Taken during an unschooling field trip adventure when the topics of interest were pioneer life and mountains.
First, let me preface by saying we do adhere to a structured day for the most part. But, we are not so tightly scheduled that I have alarm bells ringing to usher in the changing subjects. Unschooling is going with my son’s interests at that time. Perhaps I have planned a unit study on electromagnets and famous inventors, but he’s really into Pompeii. I will often put my plans on hold, saving them for another day, and allow his peaked interest to reign for the day (or week, or month . . .) We will learn all we can about Pompeii, we will research the timeline, look at photos, see if we can find documentaries, and really go in depth with the topic. We will look to see how the events of Pompeii impacted the world at that time, and how those events have shaped our own world. We will use math, physics, and geography to analyze the pyroclastic flows that killed so many. We will transition to other volcanoes and even earthquakes in a never ending pursuit of knowledge. In other words, we learn! We still cover all of the subjects, but we do it in a way that is engaging, thought provoking, and at a pace that he can comprehend. We are not sitting at home, in our pajamas playing video games all day.
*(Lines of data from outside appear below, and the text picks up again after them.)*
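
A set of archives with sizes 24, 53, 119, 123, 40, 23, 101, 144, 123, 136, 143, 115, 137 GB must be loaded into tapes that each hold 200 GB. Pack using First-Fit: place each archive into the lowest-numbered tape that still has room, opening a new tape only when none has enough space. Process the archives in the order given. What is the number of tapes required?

9 tapes

Put 24 GB in tape 1; 176 GB remain.
Put 53 GB in tape 1; 123 GB remain.
Put 119 GB in tape 1; 4 GB remain.
Put 123 GB in tape 2; 77 GB remain.
Put 40 GB in tape 2; 37 GB remain.
Put 23 GB in tape 2; 14 GB remain.
Put 101 GB in tape 3; 99 GB remain.
Put 144 GB in tape 4; 56 GB remain.
Put 123 GB in tape 5; 77 GB remain.
Put 136 GB in tape 6; 64 GB remain.
Put 143 GB in tape 7; 57 GB remain.
Put 115 GB in tape 8; 85 GB remain.
Put 137 GB in tape 9; 63 GB remain.
Final tapes: [24,53,119] [123,40,23] [101] [144] [123] [136] [143] [115] [137].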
Ok, so maybe we occasionally spend all day in our pajamas! But the point remains, we learn. I help to cultivate and grow his curiosity on interested subjects, and I show him how to research more. I teach him how to plan and think ahead into a given topic enough to create a hypothesis, then turn around and test that hypothesis to see if it was valid.
Think back to your school days. What do you remember most?
You remember the lessons that were of great interest to you. I remember most all of my 5th grade year. My teacher had no problem tossing out his lesson plans for the day, or even the week, if there was a given topic in which we as a class were really interested. I remember one day he caught several of us making paper airplanes of various shapes and sizes. So the rest of the day we built a variety of paper airplanes to test their ability to fly. From this we learned a great deal about friction, drag, lift, and the mechanics of aviation. All because our teacher saw we had an interest and capitalized on that, knowing the information would stick with us if we truly wanted to learn it. To this day I can still make some pretty awesome paper airplanes, and understand how and why they glide! Unschooling is giving your child a passion to learn using topics that truly are interesting to them, at a pace that is comfortable and logical for them. It is not presenting information that they must then regurgitate back for a grade.
Unschooling puts your child front and center. It does not mean that your child never has to do an assignment they don’t like. I firmly believe that life is not always fair, and that we sometimes have to suck it up and do things we just don’t want to do. His step dad has to go to work every day, I have to clean house, and he has to do his lessons. Unschooling is not a lack of “schooling,” it is a lack of constrained “schooling.” It is the freedom to watch a spark of interest turn into an inferno of knowledge. Knowledge that will truly last a lifetime!